A patient's pulmonary function should be assessed after 6 months on the drug and then annually thereafter. Should FEV1 decline by =20% from baseline or pulmonary symptoms develop while on therapy, you'll need to discontinue the inhaled insulin. Two longer-term trials of up to 4 years in duration did not show any significant effect on pulmonary function.15,16
A convenience with a price tag
Inhaled insulin powder is available in single-dose 1-mg and 3-mg blister packs and should be used no more than 10 minutes before meals. To administer the insulin, the patient breathes out, inhales the dose, and then holds his breath for 5 seconds. The patient will, however, need to load each dose.

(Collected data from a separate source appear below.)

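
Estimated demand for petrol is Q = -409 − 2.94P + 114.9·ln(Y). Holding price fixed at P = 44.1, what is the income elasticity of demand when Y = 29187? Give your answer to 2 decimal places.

At P = 44.1, Y = 29187: Q = 642.688.
Holding P constant, ∂Q/∂Y = 114.9/Y = 0.00393668.
η_Y = (∂Q/∂Y)·(Y/Q) = 0.00393668 × (29187/642.688) = 0.18.

0.18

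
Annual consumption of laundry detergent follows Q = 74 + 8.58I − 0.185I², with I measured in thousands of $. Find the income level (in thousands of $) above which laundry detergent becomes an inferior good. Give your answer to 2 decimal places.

dQ/dI = 8.58 − 0.37I.
The good is inferior where dQ/dI < 0. Setting dQ/dI = 0 gives I = 8.58 / 0.37 = 23.19.

23.19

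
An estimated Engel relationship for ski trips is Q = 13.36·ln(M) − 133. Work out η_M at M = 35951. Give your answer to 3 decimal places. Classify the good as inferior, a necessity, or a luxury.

1.870 (luxury)

At M = 35951: Q = 7.145.
dQ/dM = 13.36/M = 0.000371617 at this income.
η = (dQ/dM)·(M/Q) = 0.000371617 × (35951/7.145) = 1.870.
Since η > 1, the good is a luxury.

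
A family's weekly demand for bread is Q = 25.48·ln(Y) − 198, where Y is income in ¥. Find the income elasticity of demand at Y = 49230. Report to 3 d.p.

At Y = 49230: Q = 77.293.
dQ/dY = 25.48/Y = 0.000517571 at this income.
η = (dQ/dY)·(Y/Q) = 0.000517571 × (49230/77.293) = 0.330.

0.330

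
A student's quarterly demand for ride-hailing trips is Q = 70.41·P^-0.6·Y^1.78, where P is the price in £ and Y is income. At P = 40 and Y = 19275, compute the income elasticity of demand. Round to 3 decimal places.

For a multiplicative demand Q = A·P^α·Y^β, the income elasticity is β everywhere.
Here β = 1.78, so η = 1.780.

1.780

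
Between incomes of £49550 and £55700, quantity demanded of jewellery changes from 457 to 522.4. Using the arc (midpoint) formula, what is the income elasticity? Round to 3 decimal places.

ΔQ = 522.4 − 457 = 65.4; midpoint Q̄ = (457 + 522.4)/2 = 489.7.
ΔI = 55700 − 49550 = 6150; midpoint Ī = (49550 + 55700)/2 = 52625.
η = (ΔQ/Q̄) ÷ (ΔI/Ī) = (65.4/489.7) ÷ (6150/52625) = 1.143.

1.143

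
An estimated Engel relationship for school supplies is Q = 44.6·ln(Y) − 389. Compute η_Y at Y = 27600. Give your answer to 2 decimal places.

At Y = 27600: Q = 67.060.
dQ/dY = 44.6/Y = 0.00161594 at this income.
η = (dQ/dY)·(Y/Q) = 0.00161594 × (27600/67.060) = 0.67.

0.67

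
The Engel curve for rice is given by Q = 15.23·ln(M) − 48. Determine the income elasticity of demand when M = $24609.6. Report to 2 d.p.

At M = 24609.6: Q = 105.989.
dQ/dM = 15.23/M = 0.000618864 at this income.
η = (dQ/dM)·(M/Q) = 0.000618864 × (24609.6/105.989) = 0.14.

0.14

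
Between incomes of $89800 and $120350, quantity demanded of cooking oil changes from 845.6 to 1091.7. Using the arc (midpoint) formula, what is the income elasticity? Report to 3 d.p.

0.874

ΔQ = 1091.7 − 845.6 = 246.1; midpoint Q̄ = (845.6 + 1091.7)/2 = 968.65.
ΔI = 120350 − 89800 = 30550; midpoint Ī = (89800 + 120350)/2 = 105075.
η = (ΔQ/Q̄) ÷ (ΔI/Ī) = (246.1/968.65) ÷ (30550/105075) = 0.874.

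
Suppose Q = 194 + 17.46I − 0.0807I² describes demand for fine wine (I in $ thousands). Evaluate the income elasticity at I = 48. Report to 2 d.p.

0.55

At I = 48: Q = 846.1472.
dQ/dI = 17.46 − 0.1614I = 9.71280.
η = (dQ/dI)·(I/Q) = 9.71280 × (48/846.1472) = 0.55.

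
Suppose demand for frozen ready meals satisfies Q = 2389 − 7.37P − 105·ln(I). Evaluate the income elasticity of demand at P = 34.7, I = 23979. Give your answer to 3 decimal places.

-0.098

At P = 34.7, I = 23979: Q = 1074.343.
Holding P constant, ∂Q/∂I = -105/I = -0.00437883.
η_I = (∂Q/∂I)·(I/Q) = -0.00437883 × (23979/1074.343) = -0.098.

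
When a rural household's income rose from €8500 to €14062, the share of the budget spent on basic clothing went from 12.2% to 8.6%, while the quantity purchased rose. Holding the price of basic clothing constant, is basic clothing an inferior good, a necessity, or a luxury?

Quantity rises but the budget share falls as income rises, so 0 < η < 1.

necessity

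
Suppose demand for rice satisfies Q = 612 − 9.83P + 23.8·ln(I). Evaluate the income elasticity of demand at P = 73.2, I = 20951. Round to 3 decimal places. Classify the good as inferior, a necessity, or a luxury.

0.184 (necessity)

At P = 73.2, I = 20951: Q = 129.253.
Holding P constant, ∂Q/∂I = 23.8/I = 0.00113598.
η_I = (∂Q/∂I)·(I/Q) = 0.00113598 × (20951/129.253) = 0.184.
Since 0 < η < 1, this is a necessity.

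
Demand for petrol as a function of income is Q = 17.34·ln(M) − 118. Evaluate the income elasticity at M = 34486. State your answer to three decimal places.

At M = 34486: Q = 63.174.
dQ/dM = 17.34/M = 0.000502813 at this income.
η = (dQ/dM)·(M/Q) = 0.000502813 × (34486/63.174) = 0.274.

0.274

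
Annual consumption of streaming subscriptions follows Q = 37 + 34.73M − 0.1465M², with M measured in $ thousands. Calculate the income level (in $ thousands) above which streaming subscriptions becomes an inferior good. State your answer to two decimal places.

118.53

dQ/dM = 34.73 − 0.293M.
The good is inferior where dQ/dM < 0. Setting dQ/dM = 0 gives M = 34.73 / 0.293 = 118.53.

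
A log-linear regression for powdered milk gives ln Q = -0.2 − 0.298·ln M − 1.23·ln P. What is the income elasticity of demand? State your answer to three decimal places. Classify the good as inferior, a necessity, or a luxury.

-0.298 (inferior good)

In a log-linear demand, the coefficient on ln M is the income elasticity.
So η = -0.298.
η < 0 ⇒ inferior good.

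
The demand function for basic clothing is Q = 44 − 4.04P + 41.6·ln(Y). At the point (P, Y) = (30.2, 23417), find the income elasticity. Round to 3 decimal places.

0.122

At P = 30.2, Y = 23417: Q = 340.539.
Holding P constant, ∂Q/∂Y = 41.6/Y = 0.00177649.
η_Y = (∂Q/∂Y)·(Y/Q) = 0.00177649 × (23417/340.539) = 0.122.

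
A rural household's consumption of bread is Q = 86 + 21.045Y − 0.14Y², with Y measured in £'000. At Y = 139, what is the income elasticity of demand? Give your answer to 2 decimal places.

At Y = 139: Q = 306.3150.
dQ/dY = 21.045 − 0.28Y = -17.87500.
η = (dQ/dY)·(Y/Q) = -17.87500 × (139/306.3150) = -8.11.

-8.11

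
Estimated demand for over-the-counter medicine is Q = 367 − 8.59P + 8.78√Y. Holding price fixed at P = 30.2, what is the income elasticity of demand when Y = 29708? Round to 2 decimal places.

0.47

At P = 30.2, Y = 29708: Q = 1620.904.
Holding P constant, ∂Q/∂Y = 8.78/(2√Y) = 0.0254699.
η_Y = (∂Q/∂Y)·(Y/Q) = 0.0254699 × (29708/1620.904) = 0.47.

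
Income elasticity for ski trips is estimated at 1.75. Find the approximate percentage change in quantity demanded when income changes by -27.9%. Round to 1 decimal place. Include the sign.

%ΔQ ≈ η × %ΔI = 1.75 × (-27.9%) = -48.8%.

-48.8%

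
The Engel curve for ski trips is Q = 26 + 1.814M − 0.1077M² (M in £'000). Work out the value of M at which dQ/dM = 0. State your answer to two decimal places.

8.42

dQ/dM = 1.814 − 0.2154M.
The good is inferior where dQ/dM < 0. Setting dQ/dM = 0 gives M = 1.814 / 0.2154 = 8.42.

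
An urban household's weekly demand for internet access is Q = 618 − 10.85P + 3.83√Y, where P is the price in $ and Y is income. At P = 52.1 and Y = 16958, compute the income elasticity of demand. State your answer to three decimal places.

At P = 52.1, Y = 16958: Q = 551.469.
Holding P constant, ∂Q/∂Y = 3.83/(2√Y) = 0.0147056.
η_Y = (∂Q/∂Y)·(Y/Q) = 0.0147056 × (16958/551.469) = 0.452.

0.452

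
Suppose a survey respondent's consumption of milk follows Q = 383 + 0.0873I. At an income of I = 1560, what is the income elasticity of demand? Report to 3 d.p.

At I = 1560: Q = 519.188.
dQ/dI = 0.0873.
η = (dQ/dI)·(I/Q) = 0.0873 × (1560/519.188) = 0.262.

0.262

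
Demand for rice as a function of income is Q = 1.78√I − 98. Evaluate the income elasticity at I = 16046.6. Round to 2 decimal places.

0.88

At I = 16046.6: Q = 127.482.
dQ/dI = 1.78/(2√I) = 0.00702584 at this income.
η = (dQ/dI)·(I/Q) = 0.00702584 × (16046.6/127.482) = 0.88.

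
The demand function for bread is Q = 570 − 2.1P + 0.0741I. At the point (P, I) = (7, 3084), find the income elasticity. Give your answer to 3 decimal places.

At P = 7, I = 3084: Q = 783.824.
Holding P constant, ∂Q/∂I = 0.0741.
η_I = (∂Q/∂I)·(I/Q) = 0.0741 × (3084/783.824) = 0.292.

0.292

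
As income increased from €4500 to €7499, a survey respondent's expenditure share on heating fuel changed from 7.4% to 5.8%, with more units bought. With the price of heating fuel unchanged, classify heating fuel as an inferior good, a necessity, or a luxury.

necessity

Quantity rises but the budget share falls as income rises, so 0 < η < 1.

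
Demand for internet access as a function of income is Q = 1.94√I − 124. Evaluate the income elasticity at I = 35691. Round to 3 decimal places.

0.756

At I = 35691: Q = 242.506.
dQ/dI = 1.94/(2√I) = 0.00513443 at this income.
η = (dQ/dI)·(I/Q) = 0.00513443 × (35691/242.506) = 0.756.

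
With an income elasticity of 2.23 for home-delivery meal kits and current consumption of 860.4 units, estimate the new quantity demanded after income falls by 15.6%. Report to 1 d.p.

%ΔQ ≈ η × %ΔI = 2.23 × (-15.6%) = -34.788%.
New Q ≈ 860.4 × (1 − 0.34788) = 561.1.

561.1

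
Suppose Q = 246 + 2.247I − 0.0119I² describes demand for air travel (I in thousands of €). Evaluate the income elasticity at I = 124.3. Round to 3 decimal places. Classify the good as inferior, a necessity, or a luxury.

-0.259 (inferior good)

At I = 124.3: Q = 341.4413.
dQ/dI = 2.247 − 0.0238I = -0.71134.
η = (dQ/dI)·(I/Q) = -0.71134 × (124.3/341.4413) = -0.259.
η < 0 ⇒ inferior good.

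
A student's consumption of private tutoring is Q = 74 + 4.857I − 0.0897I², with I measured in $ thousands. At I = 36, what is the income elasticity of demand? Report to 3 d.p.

-0.435

At I = 36: Q = 132.6008.
dQ/dI = 4.857 − 0.1794I = -1.60140.
η = (dQ/dI)·(I/Q) = -1.60140 × (36/132.6008) = -0.435.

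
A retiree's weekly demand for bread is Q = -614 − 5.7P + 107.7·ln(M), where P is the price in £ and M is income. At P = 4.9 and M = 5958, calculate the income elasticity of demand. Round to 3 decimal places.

0.366

At P = 4.9, M = 5958: Q = 294.251.
Holding P constant, ∂Q/∂M = 107.7/M = 0.0180765.
η_M = (∂Q/∂M)·(M/Q) = 0.0180765 × (5958/294.251) = 0.366.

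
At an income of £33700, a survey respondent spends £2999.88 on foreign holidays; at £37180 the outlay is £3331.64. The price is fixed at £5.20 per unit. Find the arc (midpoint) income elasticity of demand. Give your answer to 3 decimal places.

1.067

With a constant price, Q₁ = 2999.88/5.20 = 576.900 and Q₂ = 3331.64/5.20 = 640.700 (equivalently, work directly with expenditure since P cancels).
Midpoint %ΔQ = (3331.64 − 2999.88)/3165.76 = 0.10480; midpoint %ΔI = (37180 − 33700)/35440 = 0.09819.
η = 0.10480 / 0.09819 = 1.067.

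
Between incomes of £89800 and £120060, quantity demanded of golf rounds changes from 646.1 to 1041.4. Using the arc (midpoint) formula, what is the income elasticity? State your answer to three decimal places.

ΔQ = 1041.4 − 646.1 = 395.3; midpoint Q̄ = (646.1 + 1041.4)/2 = 843.75.
ΔI = 120060 − 89800 = 30260; midpoint Ī = (89800 + 120060)/2 = 104930.
η = (ΔQ/Q̄) ÷ (ΔI/Ī) = (395.3/843.75) ÷ (30260/104930) = 1.625.

1.625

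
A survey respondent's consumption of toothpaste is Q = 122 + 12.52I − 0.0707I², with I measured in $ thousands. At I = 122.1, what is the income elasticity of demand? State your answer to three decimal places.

-0.971

At I = 122.1: Q = 596.6674.
dQ/dI = 12.52 − 0.1414I = -4.74494.
η = (dQ/dI)·(I/Q) = -4.74494 × (122.1/596.6674) = -0.971.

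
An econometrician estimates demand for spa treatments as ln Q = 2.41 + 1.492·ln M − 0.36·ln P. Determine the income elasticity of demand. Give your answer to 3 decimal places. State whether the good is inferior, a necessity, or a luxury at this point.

In a log-linear demand, the coefficient on ln M is the income elasticity.
So η = 1.492.
η > 1 ⇒ luxury.

1.492 (luxury)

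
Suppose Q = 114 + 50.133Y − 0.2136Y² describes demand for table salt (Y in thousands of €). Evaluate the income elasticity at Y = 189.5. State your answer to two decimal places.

At Y = 189.5: Q = 1943.7741.
dQ/dY = 50.133 − 0.4272Y = -30.82140.
η = (dQ/dY)·(Y/Q) = -30.82140 × (189.5/1943.7741) = -3.00.

-3.00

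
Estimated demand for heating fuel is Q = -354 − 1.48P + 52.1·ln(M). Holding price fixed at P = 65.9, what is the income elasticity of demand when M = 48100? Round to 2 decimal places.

At P = 65.9, M = 48100: Q = 110.160.
Holding P constant, ∂Q/∂M = 52.1/M = 0.00108316.
η_M = (∂Q/∂M)·(M/Q) = 0.00108316 × (48100/110.160) = 0.47.

0.47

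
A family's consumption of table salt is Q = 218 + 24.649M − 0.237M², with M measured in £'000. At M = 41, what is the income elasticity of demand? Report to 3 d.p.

0.258

At M = 41: Q = 830.2120.
dQ/dM = 24.649 − 0.474M = 5.21500.
η = (dQ/dM)·(M/Q) = 5.21500 × (41/830.2120) = 0.258.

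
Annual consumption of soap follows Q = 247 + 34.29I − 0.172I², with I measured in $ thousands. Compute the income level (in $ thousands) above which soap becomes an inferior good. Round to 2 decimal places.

dQ/dI = 34.29 − 0.344I.
The good is inferior where dQ/dI < 0. Setting dQ/dI = 0 gives I = 34.29 / 0.344 = 99.68.

99.68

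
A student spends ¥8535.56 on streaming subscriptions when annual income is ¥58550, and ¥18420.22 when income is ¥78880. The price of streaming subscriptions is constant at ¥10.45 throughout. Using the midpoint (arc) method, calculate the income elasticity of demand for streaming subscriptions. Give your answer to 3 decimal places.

With a constant price, Q₁ = 8535.56/10.45 = 816.800 and Q₂ = 18420.22/10.45 = 1762.700 (equivalently, work directly with expenditure since P cancels).
Midpoint %ΔQ = (18420.22 − 8535.56)/13477.89 = 0.73340; midpoint %ΔI = (78880 − 58550)/68715 = 0.29586.
η = 0.73340 / 0.29586 = 2.479.

2.479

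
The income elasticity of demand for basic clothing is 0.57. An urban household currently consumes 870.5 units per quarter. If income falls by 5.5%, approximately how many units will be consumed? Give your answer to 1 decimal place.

%ΔQ ≈ η × %ΔI = 0.57 × (-5.5%) = -3.135%.
New Q ≈ 870.5 × (1 − 0.03135) = 843.2.

843.2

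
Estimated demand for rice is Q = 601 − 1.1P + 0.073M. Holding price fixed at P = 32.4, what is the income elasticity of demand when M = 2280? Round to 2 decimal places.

0.23

At P = 32.4, M = 2280: Q = 731.800.
Holding P constant, ∂Q/∂M = 0.073.
η_M = (∂Q/∂M)·(M/Q) = 0.073 × (2280/731.800) = 0.23.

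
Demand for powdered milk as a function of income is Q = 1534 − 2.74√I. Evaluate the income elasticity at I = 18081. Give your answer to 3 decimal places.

-0.158

At I = 18081: Q = 1165.564.
dQ/dI = -2.74/(2√I) = -0.0101885 at this income.
η = (dQ/dI)·(I/Q) = -0.0101885 × (18081/1165.564) = -0.158.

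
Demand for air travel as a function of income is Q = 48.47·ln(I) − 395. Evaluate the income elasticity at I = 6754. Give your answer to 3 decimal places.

At I = 6754: Q = 32.403.
dQ/dI = 48.47/I = 0.00717649 at this income.
η = (dQ/dI)·(I/Q) = 0.00717649 × (6754/32.403) = 1.496.

1.496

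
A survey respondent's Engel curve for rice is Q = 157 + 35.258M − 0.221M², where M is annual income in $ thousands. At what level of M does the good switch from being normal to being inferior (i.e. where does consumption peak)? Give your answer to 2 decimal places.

dQ/dM = 35.258 − 0.442M.
The good is inferior where dQ/dM < 0. Setting dQ/dM = 0 gives M = 35.258 / 0.442 = 79.77.

79.77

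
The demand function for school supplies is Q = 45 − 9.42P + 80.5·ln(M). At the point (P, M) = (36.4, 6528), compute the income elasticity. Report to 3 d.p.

0.197

At P = 36.4, M = 6528: Q = 409.212.
Holding P constant, ∂Q/∂M = 80.5/M = 0.0123315.
η_M = (∂Q/∂M)·(M/Q) = 0.0123315 × (6528/409.212) = 0.197.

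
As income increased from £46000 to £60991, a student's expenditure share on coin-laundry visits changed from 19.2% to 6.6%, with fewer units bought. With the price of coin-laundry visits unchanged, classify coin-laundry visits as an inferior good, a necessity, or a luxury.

Quantity demanded falls as income rises, so η < 0.

inferior good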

Each milligram of the inhaled insulin is equivalent to 2 to 3 units of regular subcutaneous insulin. Inhaled insulin powder is a bolus insulin that targets postprandial glucose and thus can be used in place of rapid- or short-acting injectable insulins.
Patients with type 1 diabetes will require an injectable basal insulin (intermediate or long acting) in conjunction with the inhaled insulin. In type 2 diabetes, inhaled insulin can be used in conjunction with a basal insulin or oral therapy. In patients who are currently using an injectable bolus insulin, the package insert contains a dose conversion table. Initial doses can also be estimated based on weight.
Inhaled insulin may reduce the number of daily insulin injections to 1 to 2 times a day, and that could translate into improved patient compliance, although this has not been directly evaluated. The cost of Exubera is significantly higher than traditional subcutaneous insulin. An Exubera kit costs $180, which includes an inhaler and 270 1 mg and 3 mg doses.